Chapter 7 focuses on understanding your credit report. Abagnale begins the chapter with a story of his
son who discovered two fraudulent accounts in his credit report, one that would have been opened
when he was eight years old and one Discover card that he never had. He recounted the arduous task of
removing that accounts from his son’s credit report. Abagnale points out that a person’s credit report
and credit score are critically important in obtaining loans for houses, cars and other assets, when
applying to colleges, and in the workforce. Yet, surprisingly, a recent study by the Federal Reserve
showed that 70 percent of credit reports contain a mistake. Abagnale’s take home message from the
chapter is to frequently check your credit report, which can be done free once a year from each credit
bureau (Equifax, Experian, and TransUnion).

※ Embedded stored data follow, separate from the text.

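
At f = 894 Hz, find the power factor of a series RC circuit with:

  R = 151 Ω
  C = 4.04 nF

Step 1 — Angular frequency: ω = 2π·f = 2π·894 = 5617 rad/s.
Step 2 — Component impedances:
  R: Z = R = 151 Ω
  C: Z = 1/(jωC) = -j/(ω·C) = 0 - j4.407e+04 Ω
Step 3 — Series combination: Z_total = R + C = 151 - j4.407e+04 Ω = 4.407e+04∠-89.8° Ω.
Step 4 — Power factor: PF = cos(φ) = Re(Z)/|Z| = 151/44066 = 0.003427.
Step 5 — Type: Im(Z) = -4.407e+04 ⇒ leading (phase φ = -89.8°).

PF = 0.003427 (leading, φ = -89.8°)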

Each person’s credit report contains four sections: 1) Identifying information; 2) Credit History; 3) Public
Records; and 4) Inquiries. The identifying information contains basic personal information including a
person’s name, social security number, and address. Credit history includes a history of a person’s
accounts and balances, credit limits, reliability of payments, etc. These play a large role in determining
a person’s credit score, which ranges from 300 (worst possible) to 850 (best possible) and is vital in
determining whether a person is approved for credit. The third section is blank for many people as it
includes information, if applicable, about bankruptcy, tax liens, overdue child support, etc. The inquiries
section contains information of all those who have requested your credit report.
Abagnale concludes the chapter by saying “credit history should be handled by a government agency,
not by a profit-making organization” (p. 158). Why does he say this? Do you agree? Why or why not?